Monte Mario domina il punto d’incontro delle valli del Setta e del Reno, entrambe percorse da una importante strada e da una ferrovia: ambedue le valli erano di basilare importanza per garantire la regolarità dell’afflusso verso sud degli approvvigionamenti alle truppe tedesche schierate a difesa sui monti circostanti nell’inverno 1944-45.
Le postazioni di monte Mario, distante alcuni chilometri dal fronte, costituivano le immediate retrovie della prima linea, su posizioni di rincalzo, realizzate per tempo, in grado di dare profondità alla difesa, consentendo, persa una posizione, di occuparne una seconda, secondo la tattica dilatoria tedesca, mirante a perdere terreno, ma non uomini.
La massima pressione durante l’inverno venne sopportato dalle truppe schierate più a sud, su Monterumici, monte Adone, monte Sole: la zona di monte Mario, per la carenza di uomini palesata dai tedeschi, era occupata da pochi reparti improvvisati, in maggioranza giovani reclute prive di grande esperienza o soldati convalescenti rimandati in linea appena erano in grado di reggersi in piedi.
Le case del centro di Sasso Marconi vennero usate per tutta la permanenza del fronte come alloggio in cui le truppe tedesche a rotazione cercavano un po’ di riposo.
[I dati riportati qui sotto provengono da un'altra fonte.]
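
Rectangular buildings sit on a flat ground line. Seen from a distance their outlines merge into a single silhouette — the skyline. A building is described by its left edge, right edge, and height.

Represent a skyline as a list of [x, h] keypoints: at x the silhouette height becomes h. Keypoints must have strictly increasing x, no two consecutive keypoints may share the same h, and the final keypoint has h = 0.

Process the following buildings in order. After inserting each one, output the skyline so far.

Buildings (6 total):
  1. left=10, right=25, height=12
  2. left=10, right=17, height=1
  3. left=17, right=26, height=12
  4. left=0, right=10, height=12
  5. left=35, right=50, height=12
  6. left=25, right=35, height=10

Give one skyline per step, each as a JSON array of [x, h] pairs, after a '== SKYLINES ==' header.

== SKYLINES ==
[[10,12],[25,0]]
[[10,12],[25,0]]
[[10,12],[26,0]]
[[0,12],[26,0]]
[[0,12],[26,0],[35,12],[50,0]]
[[0,12],[26,10],[35,12],[50,0]]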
La vicina valle delle Ganzole, dietro al rilievo di monte Mario, era invece occupata da truppe dei servizi della Wehrmacht, mentre ancora più verso Bologna, a Colle Ameno, a Mongardino, vi era una nutrita presenza di SS. All’approssimarsi dell’offensiva di primavera i bombardamenti aerei e d’artiglieria si fecero battenti, allo scopo di indebolire le difese tedesche e di demoralizzare gli uomini; le case del territorio di Sasso Marconi, che fino ad allora aveva subito danni in misura non rilevante, vennero distrutte al 76% a pochi giorni dalla sua liberazione.
Il 15 aprile 19451 l’88° Divisione americana si lanciò contro Monterumici, incontrando una resistenza accanita: i tedeschi da posizioni vantaggiose e fortificate inflissero per tre giorni gravi perdite, venendo a loro volta decimati. Il 18 aprile l’attacco decisivo del 361° Reggimento della 91°Divisione americana a Brento costrinse i tedeschi ad abbandonare Monteirumici, monte Adone, monte Alto e monte Mario, per evitare il rischio dell’accerchiamento.
Monte Alto, posto a nord di monte Adone, era stato utilizzato dai tedeschi, che avevano posto il comando alla Canova, durante l’autunno e l’inverno 1944 per realizzarvi postazioni, trincee, rifugi, piazzole, depositi, a supporto
del fronte, la cui linea in questo quadrante corrispondeva al letto del torrente Savena. Le sue pendici videro da un lato avanzare i fanti del 361° Reggimento, dall’altro difendersi gli ultimi stremati soldati della 6° Divisione di
fanteria tedesca, che con azioni di retroguardia tentarono di rallentare l’avanzata alleata, con un ultimo scontro attorno a Tartarossa. II successivo arretramento fù così rapido che i tedeschi non ebbero il tempo di abbattere i
cipressi sulla strada attorno a Pieve del Pino, alberi il cui tronco era stato precedentemente già inciso alla base in attesa del taglio definitivo: ancora oggi sono visibili le cicatrici di quell’abbattimento mai concluso.
Il crollo del fronte alla sinistra del Reno, ad opera della l0a Divisione da montagna e della 85° Divisione di fanteria americana, si ripercosse su tutto lo schieramento tedesco, provocando una rovinosa ritirata verso la pianura. Il 20 aprile gli uomini della 63° Divisione corazzata sudafricana, avanzati fra Reno e Setta, inizialmente trattenuti alla periferia di Sasso Marconi da tiri di cecchini, dalla presenza di due corsi d’acqua da attraversare e
dalle demolizioni delle strade, alla Rupe e all’acquedotto, minate dai genieri tedeschi, liberarono Sasso Marconi raggiunto guadando il fiume all’altezza di ponte Albano.
La ritirata tedesca divenne una rotta e l’avanzata degli alleati una corsa verso e attraverso la pianura padana ed il nord Italia.